Part of the problem, too, is that there’s (at least) two kinds of folks on food stamps. The first is people, like lee and my mother, who are genuinely trying their darndest to support themselves, and who need a little help until they can get a degree/job, and can start paying their own grocery bills and taxes. There’s absolutely nothing wrong with this, and I have no problem whatsoever with helping such folks out. On the other hand, some folks on aid programs are just plain lazy slobs, who have no intention of ever doing their part to aid society, and who may well be actively cheating the system. For these folks, I (and most other people) have very little sympathy. Of course, the problem comes when you try to separate the two groups, and only give the aid to the ones who truely ought to be getting it.
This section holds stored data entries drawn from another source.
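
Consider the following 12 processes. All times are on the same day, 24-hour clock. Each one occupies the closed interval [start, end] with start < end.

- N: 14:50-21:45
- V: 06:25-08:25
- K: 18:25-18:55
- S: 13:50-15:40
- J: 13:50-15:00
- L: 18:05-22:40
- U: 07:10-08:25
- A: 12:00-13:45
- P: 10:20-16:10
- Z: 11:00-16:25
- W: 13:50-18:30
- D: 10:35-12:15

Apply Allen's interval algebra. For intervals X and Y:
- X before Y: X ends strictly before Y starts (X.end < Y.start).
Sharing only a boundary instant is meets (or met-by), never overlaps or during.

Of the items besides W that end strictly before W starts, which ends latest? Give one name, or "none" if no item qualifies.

Target W = [13:50, 18:30].
A [12:00, 13:45] → before → candidate.
D [10:35, 12:15] → before → candidate.
J [13:50, 15:00] → starts → excluded.
K [18:25, 18:55] → overlapped-by → excluded.
L [18:05, 22:40] → overlapped-by → excluded.
N [14:50, 21:45] → overlapped-by → excluded.
P [10:20, 16:10] → overlaps → excluded.
S [13:50, 15:40] → starts → excluded.
U [07:10, 08:25] → before → candidate.
V [06:25, 08:25] → before → candidate.
Z [11:00, 16:25] → overlaps → excluded.
Among candidates, latest end is 13:45 → A.

A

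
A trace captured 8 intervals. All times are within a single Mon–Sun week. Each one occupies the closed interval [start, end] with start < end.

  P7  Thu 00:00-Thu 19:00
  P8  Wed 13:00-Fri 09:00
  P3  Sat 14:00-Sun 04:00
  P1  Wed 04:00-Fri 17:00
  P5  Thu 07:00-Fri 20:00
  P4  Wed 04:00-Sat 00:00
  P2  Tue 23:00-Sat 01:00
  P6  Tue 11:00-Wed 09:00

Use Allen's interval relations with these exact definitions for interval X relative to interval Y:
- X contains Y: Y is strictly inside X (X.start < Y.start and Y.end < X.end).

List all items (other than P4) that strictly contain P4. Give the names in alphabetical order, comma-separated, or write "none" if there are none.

P2

Target P4 = [Wed 04:00, Sat 00:00].
P1 [Wed 04:00, Fri 17:00] → starts → no.
P2 [Tue 23:00, Sat 01:00] → contains → yes.
P3 [Sat 14:00, Sun 04:00] → after → no.
P5 [Thu 07:00, Fri 20:00] → during → no.
P6 [Tue 11:00, Wed 09:00] → overlaps → no.
P7 [Thu 00:00, Thu 19:00] → during → no.
P8 [Wed 13:00, Fri 09:00] → during → no.
Result: P2.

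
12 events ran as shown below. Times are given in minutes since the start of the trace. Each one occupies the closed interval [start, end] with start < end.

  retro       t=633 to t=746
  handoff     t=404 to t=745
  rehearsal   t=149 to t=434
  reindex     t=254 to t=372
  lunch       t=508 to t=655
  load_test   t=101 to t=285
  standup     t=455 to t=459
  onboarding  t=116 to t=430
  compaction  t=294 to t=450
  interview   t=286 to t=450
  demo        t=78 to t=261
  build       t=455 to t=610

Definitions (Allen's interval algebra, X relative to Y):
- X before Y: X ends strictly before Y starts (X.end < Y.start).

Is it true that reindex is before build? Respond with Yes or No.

reindex = [t=254, t=372], build = [t=455, t=610].
Actual relation of reindex to build: before.
Asked whether 'before' holds → Yes.

Yes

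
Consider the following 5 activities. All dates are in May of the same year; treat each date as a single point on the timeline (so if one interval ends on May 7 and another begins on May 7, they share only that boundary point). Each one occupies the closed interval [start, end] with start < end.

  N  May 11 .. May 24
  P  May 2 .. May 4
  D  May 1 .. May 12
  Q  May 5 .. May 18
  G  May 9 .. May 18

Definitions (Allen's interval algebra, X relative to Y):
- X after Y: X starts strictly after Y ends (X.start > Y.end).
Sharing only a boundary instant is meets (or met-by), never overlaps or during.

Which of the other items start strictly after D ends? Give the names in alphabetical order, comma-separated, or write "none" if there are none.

Target D = [May 1, May 12].
G [May 9, May 18] → overlapped-by → no.
N [May 11, May 24] → overlapped-by → no.
P [May 2, May 4] → during → no.
Q [May 5, May 18] → overlapped-by → no.
Result: none.

none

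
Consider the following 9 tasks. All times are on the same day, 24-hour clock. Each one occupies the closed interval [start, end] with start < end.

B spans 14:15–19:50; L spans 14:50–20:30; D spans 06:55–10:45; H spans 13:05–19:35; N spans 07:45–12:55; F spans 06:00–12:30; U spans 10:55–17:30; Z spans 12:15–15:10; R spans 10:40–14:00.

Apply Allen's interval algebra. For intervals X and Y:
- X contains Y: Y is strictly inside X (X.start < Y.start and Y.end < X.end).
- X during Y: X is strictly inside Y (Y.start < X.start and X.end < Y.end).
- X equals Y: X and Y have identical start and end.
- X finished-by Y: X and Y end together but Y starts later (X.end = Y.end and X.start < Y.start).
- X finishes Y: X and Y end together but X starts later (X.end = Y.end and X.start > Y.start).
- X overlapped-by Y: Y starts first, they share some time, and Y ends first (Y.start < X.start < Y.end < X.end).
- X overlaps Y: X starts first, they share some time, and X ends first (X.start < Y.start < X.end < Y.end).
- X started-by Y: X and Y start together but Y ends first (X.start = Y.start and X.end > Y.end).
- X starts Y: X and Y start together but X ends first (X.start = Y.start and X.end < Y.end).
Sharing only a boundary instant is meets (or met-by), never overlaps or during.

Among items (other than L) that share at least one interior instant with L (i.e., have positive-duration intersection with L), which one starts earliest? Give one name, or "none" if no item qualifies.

Target L = [14:50, 20:30].
B [14:15, 19:50] → overlaps → candidate.
D [06:55, 10:45] → before → excluded.
F [06:00, 12:30] → before → excluded.
H [13:05, 19:35] → overlaps → candidate.
N [07:45, 12:55] → before → excluded.
R [10:40, 14:00] → before → excluded.
U [10:55, 17:30] → overlaps → candidate.
Z [12:15, 15:10] → overlaps → candidate.
Among candidates, earliest start is 10:55 → U.

U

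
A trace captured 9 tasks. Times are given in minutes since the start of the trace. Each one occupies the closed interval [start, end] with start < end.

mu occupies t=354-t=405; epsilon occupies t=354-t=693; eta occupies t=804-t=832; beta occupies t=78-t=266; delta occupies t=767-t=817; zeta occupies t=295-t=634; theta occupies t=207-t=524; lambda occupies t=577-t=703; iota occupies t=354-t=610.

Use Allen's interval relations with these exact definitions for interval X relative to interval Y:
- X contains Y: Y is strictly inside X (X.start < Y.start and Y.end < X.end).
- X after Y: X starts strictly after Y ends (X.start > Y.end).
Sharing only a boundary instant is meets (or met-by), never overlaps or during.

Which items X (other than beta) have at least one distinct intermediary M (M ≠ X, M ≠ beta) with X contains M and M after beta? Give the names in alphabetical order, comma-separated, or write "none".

Target beta = [t=78, t=266].
Intermediaries M with M after beta: delta, epsilon, eta, iota, lambda, mu, zeta.
Via delta — items with X contains delta: none.
Via epsilon — items with X contains epsilon: none.
Via eta — items with X contains eta: none.
Via iota — items with X contains iota: zeta.
Via lambda — items with X contains lambda: none.
Via mu — items with X contains mu: theta, zeta.
Via zeta — items with X contains zeta: none.
Union: theta, zeta.

theta, zeta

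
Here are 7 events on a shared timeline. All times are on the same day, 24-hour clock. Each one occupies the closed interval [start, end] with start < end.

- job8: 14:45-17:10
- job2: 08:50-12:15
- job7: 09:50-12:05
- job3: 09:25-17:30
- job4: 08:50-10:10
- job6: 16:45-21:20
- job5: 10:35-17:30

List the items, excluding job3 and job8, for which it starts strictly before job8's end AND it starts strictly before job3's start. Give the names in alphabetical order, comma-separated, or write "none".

job2, job4

Conditions: its start is strictly before job8's end (X.start < 17:10) AND its start is strictly before job3's start (X.start < 09:25).
job2: start 08:50 < 17:10? ✓; start 08:50 < 09:25? ✓ → yes.
job4: start 08:50 < 17:10? ✓; start 08:50 < 09:25? ✓ → yes.
job5: start 10:35 < 17:10? ✓; start 10:35 < 09:25? ✗ → no.
job6: start 16:45 < 17:10? ✓; start 16:45 < 09:25? ✗ → no.
job7: start 09:50 < 17:10? ✓; start 09:50 < 09:25? ✗ → no.
Result: job2, job4.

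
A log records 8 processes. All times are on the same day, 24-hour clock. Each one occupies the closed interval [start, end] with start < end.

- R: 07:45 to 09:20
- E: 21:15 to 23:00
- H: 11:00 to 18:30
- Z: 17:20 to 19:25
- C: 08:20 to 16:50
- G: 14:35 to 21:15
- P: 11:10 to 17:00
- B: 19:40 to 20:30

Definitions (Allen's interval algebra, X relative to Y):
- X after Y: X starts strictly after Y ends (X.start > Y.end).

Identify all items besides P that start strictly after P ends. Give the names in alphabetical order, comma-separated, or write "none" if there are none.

Target P = [11:10, 17:00].
B [19:40, 20:30] → after → yes.
C [08:20, 16:50] → overlaps → no.
E [21:15, 23:00] → after → yes.
G [14:35, 21:15] → overlapped-by → no.
H [11:00, 18:30] → contains → no.
R [07:45, 09:20] → before → no.
Z [17:20, 19:25] → after → yes.
Result: B, E, Z.

B, E, Z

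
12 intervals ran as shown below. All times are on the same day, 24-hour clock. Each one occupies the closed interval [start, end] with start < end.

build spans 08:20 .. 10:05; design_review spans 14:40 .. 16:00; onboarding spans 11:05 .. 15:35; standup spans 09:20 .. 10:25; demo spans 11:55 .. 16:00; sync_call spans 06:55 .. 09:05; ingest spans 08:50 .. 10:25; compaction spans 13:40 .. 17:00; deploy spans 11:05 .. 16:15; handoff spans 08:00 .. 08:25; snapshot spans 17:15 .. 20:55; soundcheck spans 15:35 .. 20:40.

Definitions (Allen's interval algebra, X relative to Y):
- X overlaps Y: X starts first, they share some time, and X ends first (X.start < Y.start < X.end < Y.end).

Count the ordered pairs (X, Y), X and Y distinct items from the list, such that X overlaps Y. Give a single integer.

Checking all 132 ordered pairs for relation 'overlaps'; matching pairs in alphabetical order:
(build, ingest): build overlaps ingest ✓
(build, standup): build overlaps standup ✓
(compaction, soundcheck): compaction overlaps soundcheck ✓
(demo, compaction): demo overlaps compaction ✓
(demo, soundcheck): demo overlaps soundcheck ✓
(deploy, compaction): deploy overlaps compaction ✓
(deploy, soundcheck): deploy overlaps soundcheck ✓
(design_review, soundcheck): design_review overlaps soundcheck ✓
(handoff, build): handoff overlaps build ✓
(onboarding, compaction): onboarding overlaps compaction ✓
(onboarding, demo): onboarding overlaps demo ✓
(onboarding, design_review): onboarding overlaps design_review ✓
(soundcheck, snapshot): soundcheck overlaps snapshot ✓
(sync_call, build): sync_call overlaps build ✓
(sync_call, ingest): sync_call overlaps ingest ✓
Count: 15.

15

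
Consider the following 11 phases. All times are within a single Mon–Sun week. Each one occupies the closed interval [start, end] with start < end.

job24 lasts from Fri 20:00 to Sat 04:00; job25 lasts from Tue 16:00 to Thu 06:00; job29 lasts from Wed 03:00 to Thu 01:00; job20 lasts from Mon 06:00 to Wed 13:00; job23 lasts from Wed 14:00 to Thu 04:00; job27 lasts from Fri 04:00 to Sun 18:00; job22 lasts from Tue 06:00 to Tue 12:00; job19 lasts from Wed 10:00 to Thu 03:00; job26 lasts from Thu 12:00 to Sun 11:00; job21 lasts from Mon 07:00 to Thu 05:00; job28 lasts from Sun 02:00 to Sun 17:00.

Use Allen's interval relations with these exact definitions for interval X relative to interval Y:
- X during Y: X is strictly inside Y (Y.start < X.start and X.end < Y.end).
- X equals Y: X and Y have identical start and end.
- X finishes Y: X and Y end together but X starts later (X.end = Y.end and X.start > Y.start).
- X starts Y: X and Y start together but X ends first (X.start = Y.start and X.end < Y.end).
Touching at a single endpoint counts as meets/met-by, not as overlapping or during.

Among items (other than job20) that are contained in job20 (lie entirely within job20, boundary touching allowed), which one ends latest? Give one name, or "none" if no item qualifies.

Target job20 = [Mon 06:00, Wed 13:00].
job19 [Wed 10:00, Thu 03:00] → overlapped-by → excluded.
job21 [Mon 07:00, Thu 05:00] → overlapped-by → excluded.
job22 [Tue 06:00, Tue 12:00] → during → candidate.
job23 [Wed 14:00, Thu 04:00] → after → excluded.
job24 [Fri 20:00, Sat 04:00] → after → excluded.
job25 [Tue 16:00, Thu 06:00] → overlapped-by → excluded.
job26 [Thu 12:00, Sun 11:00] → after → excluded.
job27 [Fri 04:00, Sun 18:00] → after → excluded.
job28 [Sun 02:00, Sun 17:00] → after → excluded.
job29 [Wed 03:00, Thu 01:00] → overlapped-by → excluded.
Among candidates, latest end is Tue 12:00 → job22.

job22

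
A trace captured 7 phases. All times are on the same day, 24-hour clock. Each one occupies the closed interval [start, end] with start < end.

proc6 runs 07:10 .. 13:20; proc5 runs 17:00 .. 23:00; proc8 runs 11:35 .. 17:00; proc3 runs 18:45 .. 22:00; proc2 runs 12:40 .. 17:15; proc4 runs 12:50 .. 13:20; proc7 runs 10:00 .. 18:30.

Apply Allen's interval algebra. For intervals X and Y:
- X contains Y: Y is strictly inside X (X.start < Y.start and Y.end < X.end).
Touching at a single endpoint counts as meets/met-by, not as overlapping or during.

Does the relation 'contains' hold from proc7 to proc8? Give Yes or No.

proc7 = [10:00, 18:30], proc8 = [11:35, 17:00].
Actual relation of proc7 to proc8: contains.
Asked whether 'contains' holds → Yes.

Yes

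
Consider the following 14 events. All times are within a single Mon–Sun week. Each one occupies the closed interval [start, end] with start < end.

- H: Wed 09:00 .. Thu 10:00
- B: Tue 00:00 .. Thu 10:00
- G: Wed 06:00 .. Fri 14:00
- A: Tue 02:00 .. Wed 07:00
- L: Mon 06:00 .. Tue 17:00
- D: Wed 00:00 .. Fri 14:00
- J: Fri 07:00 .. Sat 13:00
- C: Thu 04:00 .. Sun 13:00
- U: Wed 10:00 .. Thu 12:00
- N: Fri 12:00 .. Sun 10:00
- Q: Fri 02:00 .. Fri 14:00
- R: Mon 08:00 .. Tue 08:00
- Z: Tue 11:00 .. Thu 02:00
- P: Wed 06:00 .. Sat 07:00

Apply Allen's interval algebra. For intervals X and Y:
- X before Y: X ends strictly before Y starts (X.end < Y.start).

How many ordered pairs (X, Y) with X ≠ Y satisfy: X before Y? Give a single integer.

38

Checking all 182 ordered pairs for relation 'before'; matching pairs in alphabetical order:
(A, C): A before C ✓
(A, H): A before H ✓
(A, J): A before J ✓
(A, N): A before N ✓
(A, Q): A before Q ✓
(A, U): A before U ✓
(B, J): B before J ✓
(B, N): B before N ✓
(B, Q): B before Q ✓
(H, J): H before J ✓
(H, N): H before N ✓
(H, Q): H before Q ✓
(L, C): L before C ✓
(L, D): L before D ✓
(L, G): L before G ✓
(L, H): L before H ✓
(L, J): L before J ✓
(L, N): L before N ✓
(L, P): L before P ✓
(L, Q): L before Q ✓
(L, U): L before U ✓
(R, C): R before C ✓
(R, D): R before D ✓
(R, G): R before G ✓
... plus 14 further pairs not listed.
Count: 38.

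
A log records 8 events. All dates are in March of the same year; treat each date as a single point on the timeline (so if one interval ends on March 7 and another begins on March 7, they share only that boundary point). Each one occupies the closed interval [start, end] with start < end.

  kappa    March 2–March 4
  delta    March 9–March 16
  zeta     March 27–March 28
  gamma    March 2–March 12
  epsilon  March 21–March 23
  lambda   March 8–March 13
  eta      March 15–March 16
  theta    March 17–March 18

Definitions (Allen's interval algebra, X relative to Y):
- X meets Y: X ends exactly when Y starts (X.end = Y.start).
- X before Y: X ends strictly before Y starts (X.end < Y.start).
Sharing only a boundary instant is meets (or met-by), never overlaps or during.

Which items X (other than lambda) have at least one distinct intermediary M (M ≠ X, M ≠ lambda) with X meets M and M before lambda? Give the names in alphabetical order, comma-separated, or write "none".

Target lambda = [March 8, March 13].
Intermediaries M with M before lambda: kappa.
Via kappa — items with X meets kappa: none.
Union: none.

none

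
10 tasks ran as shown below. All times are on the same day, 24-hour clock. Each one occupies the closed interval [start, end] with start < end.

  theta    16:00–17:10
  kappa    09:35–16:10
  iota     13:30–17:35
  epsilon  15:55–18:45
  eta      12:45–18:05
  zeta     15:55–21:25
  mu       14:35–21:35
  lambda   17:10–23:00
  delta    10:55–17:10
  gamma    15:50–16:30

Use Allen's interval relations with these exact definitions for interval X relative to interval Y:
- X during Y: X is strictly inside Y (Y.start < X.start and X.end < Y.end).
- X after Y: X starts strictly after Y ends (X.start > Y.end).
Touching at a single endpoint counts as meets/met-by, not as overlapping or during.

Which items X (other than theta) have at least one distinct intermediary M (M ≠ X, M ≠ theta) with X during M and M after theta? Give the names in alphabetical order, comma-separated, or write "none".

Target theta = [16:00, 17:10].
Intermediaries M with M after theta: none.
Union: none.

none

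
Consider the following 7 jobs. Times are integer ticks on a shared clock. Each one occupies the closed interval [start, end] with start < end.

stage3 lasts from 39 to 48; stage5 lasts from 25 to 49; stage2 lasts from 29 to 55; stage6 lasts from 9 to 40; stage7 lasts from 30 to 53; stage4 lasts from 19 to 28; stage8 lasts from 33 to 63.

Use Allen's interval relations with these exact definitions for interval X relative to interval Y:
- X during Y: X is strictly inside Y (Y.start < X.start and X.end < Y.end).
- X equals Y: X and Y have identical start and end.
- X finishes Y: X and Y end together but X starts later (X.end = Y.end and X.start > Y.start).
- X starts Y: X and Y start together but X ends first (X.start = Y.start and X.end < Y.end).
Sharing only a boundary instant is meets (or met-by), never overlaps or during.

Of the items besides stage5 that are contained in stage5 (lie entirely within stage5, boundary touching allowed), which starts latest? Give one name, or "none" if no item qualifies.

stage3

Target stage5 = [25, 49].
stage2 [29, 55] → overlapped-by → excluded.
stage3 [39, 48] → during → candidate.
stage4 [19, 28] → overlaps → excluded.
stage6 [9, 40] → overlaps → excluded.
stage7 [30, 53] → overlapped-by → excluded.
stage8 [33, 63] → overlapped-by → excluded.
Among candidates, latest start is 39 → stage3.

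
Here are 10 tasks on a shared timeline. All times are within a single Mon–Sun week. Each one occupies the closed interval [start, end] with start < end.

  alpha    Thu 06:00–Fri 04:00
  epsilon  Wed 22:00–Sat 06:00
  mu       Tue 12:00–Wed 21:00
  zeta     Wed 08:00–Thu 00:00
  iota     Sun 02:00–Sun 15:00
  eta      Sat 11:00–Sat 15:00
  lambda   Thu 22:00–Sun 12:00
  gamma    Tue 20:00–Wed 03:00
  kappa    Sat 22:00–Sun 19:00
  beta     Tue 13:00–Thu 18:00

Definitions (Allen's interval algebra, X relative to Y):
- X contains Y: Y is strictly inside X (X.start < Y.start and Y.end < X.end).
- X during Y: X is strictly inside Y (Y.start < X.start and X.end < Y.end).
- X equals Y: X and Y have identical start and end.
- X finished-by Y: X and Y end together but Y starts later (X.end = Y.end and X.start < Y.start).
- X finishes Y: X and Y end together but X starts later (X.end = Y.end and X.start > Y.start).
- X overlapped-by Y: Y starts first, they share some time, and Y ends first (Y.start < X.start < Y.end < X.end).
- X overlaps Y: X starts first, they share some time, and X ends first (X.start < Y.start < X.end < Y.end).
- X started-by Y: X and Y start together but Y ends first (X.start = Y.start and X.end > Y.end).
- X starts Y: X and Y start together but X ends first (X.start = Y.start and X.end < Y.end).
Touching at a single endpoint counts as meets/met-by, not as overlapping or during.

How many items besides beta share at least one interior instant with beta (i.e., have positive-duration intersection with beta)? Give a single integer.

5

Target beta = [Tue 13:00, Thu 18:00].
alpha [Thu 06:00, Fri 04:00] → overlapped-by → counts.
epsilon [Wed 22:00, Sat 06:00] → overlapped-by → counts.
eta [Sat 11:00, Sat 15:00] → after → no.
gamma [Tue 20:00, Wed 03:00] → during → counts.
iota [Sun 02:00, Sun 15:00] → after → no.
kappa [Sat 22:00, Sun 19:00] → after → no.
lambda [Thu 22:00, Sun 12:00] → after → no.
mu [Tue 12:00, Wed 21:00] → overlaps → counts.
zeta [Wed 08:00, Thu 00:00] → during → counts.
Total: 5.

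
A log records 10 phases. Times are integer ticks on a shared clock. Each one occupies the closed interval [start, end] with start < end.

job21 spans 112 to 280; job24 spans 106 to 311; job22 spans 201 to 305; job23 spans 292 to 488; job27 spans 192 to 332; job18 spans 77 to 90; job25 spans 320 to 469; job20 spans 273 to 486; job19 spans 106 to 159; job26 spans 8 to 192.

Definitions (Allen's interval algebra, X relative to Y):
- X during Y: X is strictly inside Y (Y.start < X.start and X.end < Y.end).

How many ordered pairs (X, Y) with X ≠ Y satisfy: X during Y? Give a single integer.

7

Checking all 90 ordered pairs for relation 'during'; matching pairs in alphabetical order:
(job18, job26): job18 during job26 ✓
(job19, job26): job19 during job26 ✓
(job21, job24): job21 during job24 ✓
(job22, job24): job22 during job24 ✓
(job22, job27): job22 during job27 ✓
(job25, job20): job25 during job20 ✓
(job25, job23): job25 during job23 ✓
Count: 7.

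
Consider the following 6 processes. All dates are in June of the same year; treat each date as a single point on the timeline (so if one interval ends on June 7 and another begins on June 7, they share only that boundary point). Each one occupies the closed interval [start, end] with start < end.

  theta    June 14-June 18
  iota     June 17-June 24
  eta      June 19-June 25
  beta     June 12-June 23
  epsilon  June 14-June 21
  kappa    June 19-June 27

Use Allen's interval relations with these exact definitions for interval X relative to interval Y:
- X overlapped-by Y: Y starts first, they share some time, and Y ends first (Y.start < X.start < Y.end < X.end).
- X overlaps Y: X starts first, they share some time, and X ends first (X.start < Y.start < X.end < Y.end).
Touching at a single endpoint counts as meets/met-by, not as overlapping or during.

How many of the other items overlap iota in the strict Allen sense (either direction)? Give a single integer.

5

Target iota = [June 17, June 24].
beta [June 12, June 23] → overlaps → counts.
epsilon [June 14, June 21] → overlaps → counts.
eta [June 19, June 25] → overlapped-by → counts.
kappa [June 19, June 27] → overlapped-by → counts.
theta [June 14, June 18] → overlaps → counts.
Total: 5.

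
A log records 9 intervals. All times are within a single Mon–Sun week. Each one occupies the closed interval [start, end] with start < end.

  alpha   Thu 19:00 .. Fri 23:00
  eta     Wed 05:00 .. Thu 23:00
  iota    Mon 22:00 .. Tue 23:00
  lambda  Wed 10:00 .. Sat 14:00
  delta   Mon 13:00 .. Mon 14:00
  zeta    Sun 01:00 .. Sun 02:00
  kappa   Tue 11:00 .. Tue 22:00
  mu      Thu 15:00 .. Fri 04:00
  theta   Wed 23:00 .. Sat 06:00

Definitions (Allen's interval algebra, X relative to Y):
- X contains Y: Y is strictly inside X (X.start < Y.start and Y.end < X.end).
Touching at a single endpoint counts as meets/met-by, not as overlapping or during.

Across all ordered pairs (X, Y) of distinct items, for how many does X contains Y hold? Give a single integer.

Checking all 72 ordered pairs for relation 'contains'; matching pairs in alphabetical order:
(iota, kappa): iota contains kappa ✓
(lambda, alpha): lambda contains alpha ✓
(lambda, mu): lambda contains mu ✓
(lambda, theta): lambda contains theta ✓
(theta, alpha): theta contains alpha ✓
(theta, mu): theta contains mu ✓
Count: 6.

6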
If this were easy, it would be the end of yet another Big Debate in the country right now. Unfortunately, it’s not easy.

IzzyR,

I believe that foodstamps come from the government, not from the sky. The Government gets money from taxpayers, past present and future. I now gladly pay all my taxes, and as the government is still paying off the debts it has from that time period and has just bought back some of that debt, I may be paying for my own food stamps.

The government props up the prices for food for various reasons. The government gives food stamp out to people that could not otherwise afford the artificially high prices on food.

By using food stamps when I did, I made it possible for me to pay more in taxes than I would have otherwise. The government made a very good investment in me.